Comme c'est triste les deux buses Harris utilisées comme épouvantails au Palazzo Rospigliosi
Oiseaux de proie exploités comme moyens de dissuasion vivants. Cela se produit à Zagarolo, dans la zone romaine, où deux buses de Harris sont exploitées au Palazzo Rospigliosi. Les militants des droits des animaux se mobilisent pour réclamer des pratiques alternatives et plus modernes qui n'impliquent pas d'exploitation animale.
Scènes d'un autre monde provenant du Palazzo Rospigliosi di Zagarolo, dans la zone métropolitaine de Rome. A l'entrée du bâtiment historique, qui semble appartenir à Coldiretti, attachés à deux perchoirs se trouvent deux oiseaux de proie.
Ce sont deux spécimens de buse de Harris, Parabuteo unicinctusutilisé comme moyen de dissuasion pour les pigeons et autres oiseaux. Épouvantails vivantsen chair et en os donc dans le cadre d'une pratique juridique en Italie mais décidément obsolète.

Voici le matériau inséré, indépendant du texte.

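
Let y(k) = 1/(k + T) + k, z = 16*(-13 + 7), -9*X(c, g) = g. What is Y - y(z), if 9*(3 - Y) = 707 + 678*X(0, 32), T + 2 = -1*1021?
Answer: 2903441/10071 ≈ 288.30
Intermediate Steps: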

C'est ce qu'a rapporté l'Agence nationale de protection des animaux (ENPA), qui considère la fauconnerie comme une forme anachronique et cruelle. Diverses organisations se sont jointes à l'appel, ainsi que Patrizia Prestipino, garante de la protection des animaux à Rome.
Ce type d'exploitation animale doit être abandonné aujourd'hui. La municipalité de Rome l'a déjà fait, en optant pour des alternatives non animales. Différentes mesures existent déjà depuis un certain temps et, au fil des années, elles se perfectionnent de plus en plus.

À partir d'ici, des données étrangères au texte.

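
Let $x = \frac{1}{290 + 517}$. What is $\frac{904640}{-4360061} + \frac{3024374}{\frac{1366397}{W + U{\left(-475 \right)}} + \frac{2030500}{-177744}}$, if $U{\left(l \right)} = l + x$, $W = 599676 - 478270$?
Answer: $- \frac{28591978638079521030923656}{1179393462640578433} \approx -2.4243 \cdot 10^{7}$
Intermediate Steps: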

Des bornes inclinables aux bornes électrostatiques, en passant par les systèmes sonores et visuels, il est aujourd'hui possible de compter sur une vaste gamme d'outils technologiques qui dissuadent efficacement les oiseaux de se poser sur les bâtiments. Nous comprenons que Coldiretti, partisan des lobbies chasseurs et militaires, puisse être éloigné de notre monde. Cependant, quel que soit son rôle ou sa propriété du bâtiment, nous demandons un geste de bon sens : qu'il soit à l'écoute des demandes de l'Enpa et des citoyens en adoptant des solutions modernes, efficaces et respectueuses des animaux » déclare l'association protectionniste.

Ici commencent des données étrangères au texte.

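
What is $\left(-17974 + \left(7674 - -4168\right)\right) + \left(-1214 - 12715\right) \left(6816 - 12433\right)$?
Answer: $78233061$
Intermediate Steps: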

L'utilisation d'oiseaux de proie continue d'être autorisée dans notre pays, où les animaux utilisés opèrent « dans des contextes contre nature et inutiles », comme le précise l'ENPA.
Il a été proposé d'utiliser des espèces également cultivées dans la municipalité de Turin, par exemple dans le plan de confinement du Colombo sur le territoire. Même si ces méthodes sont répandues, cela ne signifie pas qu’elles ne peuvent ni ne doivent être surmontées.